Om nauwkeurige informatie van hoge kwaliteit te verkrijgen, verwijs ik in de volgende regels naar het onderzoek van bioloog Louis-Marie Houdebine, specialist op het gebied van dierlijke genen en transgene dieren, en auteur van verschillende wetenschappelijke werken, waaronder "Biotechnologieën voor dieren: noodzaak of zinloze revolutie ?
Zijn gedetailleerde uitleg is gemakkelijk te begrijpen. Elke levende soort heeft een specifiek genoom dat bestaat uit zijn eigen set genen. Alle individuen van dezelfde soort hebben daarom dezelfde genen en een identiek genoom dat de uniciteit van die soort bepaalt. Een soort kan daarom worden herkend aan zijn genen.
In werkelijkheid zijn er spontane genetische variaties en mutaties die volledig te wijten zijn aan toeval. Hierdoor ontstaan zogenaamde allelgenen. Dit gebeurt met name op het moment van bevruchting tijdens de voortplanting, wanneer het embryo wordt gevormd. Het zijn deze allelen die rechtstreeks verantwoordelijk zijn voor individuele verschillen binnen dezelfde soort.
Onze genetische informatie, waarvan er ongeveer 35.000 zijn, is vervat in genen en georganiseerd in lineaire vorm, als een magneetstrip, in het DNA in het hart van de kern van elke cel. Ons afgerolde DNA is ongeveer 1,80 meter lang en is verdeeld in 23 paar chromosomen in het hart van de kern van elk van onze cellen.

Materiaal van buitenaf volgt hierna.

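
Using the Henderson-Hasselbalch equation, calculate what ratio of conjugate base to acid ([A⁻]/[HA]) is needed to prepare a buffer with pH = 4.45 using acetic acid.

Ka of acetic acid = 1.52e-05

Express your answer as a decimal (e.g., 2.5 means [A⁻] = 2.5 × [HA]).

pKa = -log(1.52e-05) = 4.8182. pH = pKa + log([A⁻]/[HA]), so log([A⁻]/[HA]) = pH − pKa = 4.45 − 4.8182 = -0.3682. [A⁻]/[HA] = 10^(-0.3682) = 0.428

[A⁻]/[HA] = 0.428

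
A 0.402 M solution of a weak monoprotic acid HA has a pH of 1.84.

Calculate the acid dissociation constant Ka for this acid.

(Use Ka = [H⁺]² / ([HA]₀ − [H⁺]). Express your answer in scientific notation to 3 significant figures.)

[H⁺] = 10^(−pH) = 10^(−1.84) = 1.445e-02 M. For HA ⇌ H⁺ + A⁻, Ka = [H⁺][A⁻]/[HA] = [H⁺]² / ([HA]₀ − [H⁺]) = (1.445e-02)² / (0.402 − 1.445e-02) = 5.39e-04.

K_a = 5.39e-04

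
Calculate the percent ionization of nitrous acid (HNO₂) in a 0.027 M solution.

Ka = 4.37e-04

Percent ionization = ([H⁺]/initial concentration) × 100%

Using Ka equilibrium: x² + Ka×x - Ka×C = 0. Solving: [H⁺] = 3.2234e-03. Percent = (3.2234e-03/0.027) × 100

Percent ionization = 11.9%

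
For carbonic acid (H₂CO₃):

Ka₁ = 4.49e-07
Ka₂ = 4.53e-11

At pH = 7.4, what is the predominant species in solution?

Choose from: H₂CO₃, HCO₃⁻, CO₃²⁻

pKa₁ = 6.35, pKa₂ = 10.34. For a polyprotic acid the predominant species crosses at each pKa: below pKa_n the protonated form dominates, above it the deprotonated form does. At pH = 7.4, the predominant species is HCO₃⁻.

HCO₃⁻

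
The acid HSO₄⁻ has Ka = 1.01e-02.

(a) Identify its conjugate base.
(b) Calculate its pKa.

(a) The conjugate base is formed by removing one H⁺ from HSO₄⁻, giving SO₄²⁻. (b) pKa = -log(Ka) = -log(1.01e-02) = 2.00.

Conjugate base: SO₄²⁻; pK_a = 2.00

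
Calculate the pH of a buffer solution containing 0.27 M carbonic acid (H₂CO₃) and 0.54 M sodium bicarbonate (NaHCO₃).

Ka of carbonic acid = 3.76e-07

pKa = -log(3.76e-07) = 6.42. pH = pKa + log([A⁻]/[HA]) = 6.42 + log(0.54/0.27)

pH = 6.73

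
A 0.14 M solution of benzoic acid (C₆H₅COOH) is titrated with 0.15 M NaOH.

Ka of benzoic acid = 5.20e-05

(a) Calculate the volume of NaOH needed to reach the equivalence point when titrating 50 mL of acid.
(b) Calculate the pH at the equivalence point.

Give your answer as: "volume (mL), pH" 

moles acid = 0.14 × 50/1000 = 0.007 mol; V_base = moles/0.15 × 1000 = 46.7 mL. At equivalence only the conjugate base is present: [A⁻] = 0.007/0.097 = 7.2414e-02 M. Kb = Kw/Ka = 1.92e-10; [OH⁻] = √(Kb × [A⁻]) = 3.7317e-06; pOH = 5.43; pH = 14 - pOH = 8.57.

V = 46.7 mL, pH = 8.57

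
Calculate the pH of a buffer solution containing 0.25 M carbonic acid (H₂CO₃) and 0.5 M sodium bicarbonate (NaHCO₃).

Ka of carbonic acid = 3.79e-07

pKa = -log(3.79e-07) = 6.42. pH = pKa + log([A⁻]/[HA]) = 6.42 + log(0.5/0.25)

pH = 6.72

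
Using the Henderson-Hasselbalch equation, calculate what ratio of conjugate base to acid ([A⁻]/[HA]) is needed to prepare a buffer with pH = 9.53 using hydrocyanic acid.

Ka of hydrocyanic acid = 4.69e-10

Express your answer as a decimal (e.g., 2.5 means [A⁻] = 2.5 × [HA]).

pKa = -log(4.69e-10) = 9.3288. pH = pKa + log([A⁻]/[HA]), so log([A⁻]/[HA]) = pH − pKa = 9.53 − 9.3288 = 0.2012. [A⁻]/[HA] = 10^(0.2012) = 1.59

[A⁻]/[HA] = 1.59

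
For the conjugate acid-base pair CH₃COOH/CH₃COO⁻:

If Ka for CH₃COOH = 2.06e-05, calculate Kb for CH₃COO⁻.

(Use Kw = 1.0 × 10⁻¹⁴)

For a conjugate pair Ka × Kb = Kw, so Kb = Kw/Ka = 1.0 × 10⁻¹⁴ / 2.06e-05 = 4.85e-10.

K_b = 4.85e-10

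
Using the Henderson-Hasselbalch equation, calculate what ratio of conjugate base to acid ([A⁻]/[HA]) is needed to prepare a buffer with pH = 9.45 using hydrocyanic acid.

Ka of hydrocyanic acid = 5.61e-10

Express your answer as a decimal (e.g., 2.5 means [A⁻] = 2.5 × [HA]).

pKa = -log(5.61e-10) = 9.2510. pH = pKa + log([A⁻]/[HA]), so log([A⁻]/[HA]) = pH − pKa = 9.45 − 9.2510 = 0.1990. [A⁻]/[HA] = 10^(0.1990) = 1.58

[A⁻]/[HA] = 1.58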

DNA bestaat uit een reeks letters. Het bevat meerdere vormen van boodschappen die op verschillende manieren gecodeerd zijn, maar altijd met hetzelfde alfabet. Net zoals ons alfabet uit verschillende talen kan bestaan, regelt DNA met zijn verschillende talen alle metabolische operaties van ons organisme. De opeenvolging van letters in ons DNA, met andere woorden de volgorde van onze genen, wordt zelf bestuurd door een andere taal die uit dezelfde letters bestaat. De letters van onze genetische code zijn eiwitten. Tussen de functionele gebieden van de genomen van hogere organismen, die alle mechanismen van het leven besturen, bevinden zich DNA-sequenties die geen functie lijken te hebben. Deze sequenties, die vaak herhaald worden, verschillen van individu tot individu. Het is extreem moeilijk om er een functie aan toe te kennen en hun aanwezigheid lijkt optioneel te zijn. Hun oorsprong is gevarieerd: retrovirussen van buiten het ras of fouten in het DNA replicatieproces. Sommige van deze vroegtijdige intrusies of fouten kunnen soms leiden tot goed geïdentificeerde genetische ziekten.
Hier zijn een paar essentiële verduidelijkingen van taal, die zullen helpen om bepaalde dingen te verduidelijken en verwarring te voorkomen. Het is duidelijk dat de introductie van een DNA-fragment in een cel of organisme leidt tot een genetische transformatie. Deze nieuwe cel wordt "recombinant" genoemd. Dit geldt voor geïsoleerde cellen in kweek in het laboratorium. Deze cellen kunnen plantaardig of dierlijk zijn, of behoren tot eencellige organismen zoals bacteriën of gist. Elk organisme dat dit soort genetische transformatie heeft ondergaan, is genetisch gemodificeerd. De termen "transgenese" en "transgeen" zijn echter alleen van toepassing op meercellige organismen, d.w.z. planten en dieren. Dit betekent dat niet alle genetisch gemodificeerde organismen transgeen zijn. Alleen planten en dieren zijn transgeen.
Volgens Louis-Marie Houdebine wordt het acroniem GGO in de praktijk gebruikt voor transgene planten die momenteel worden voorbereid voor dierlijke of menselijke consumptie, maar de term GGO kan ook worden toegepast op transgene dieren zoals gist en recombinante bacteriën.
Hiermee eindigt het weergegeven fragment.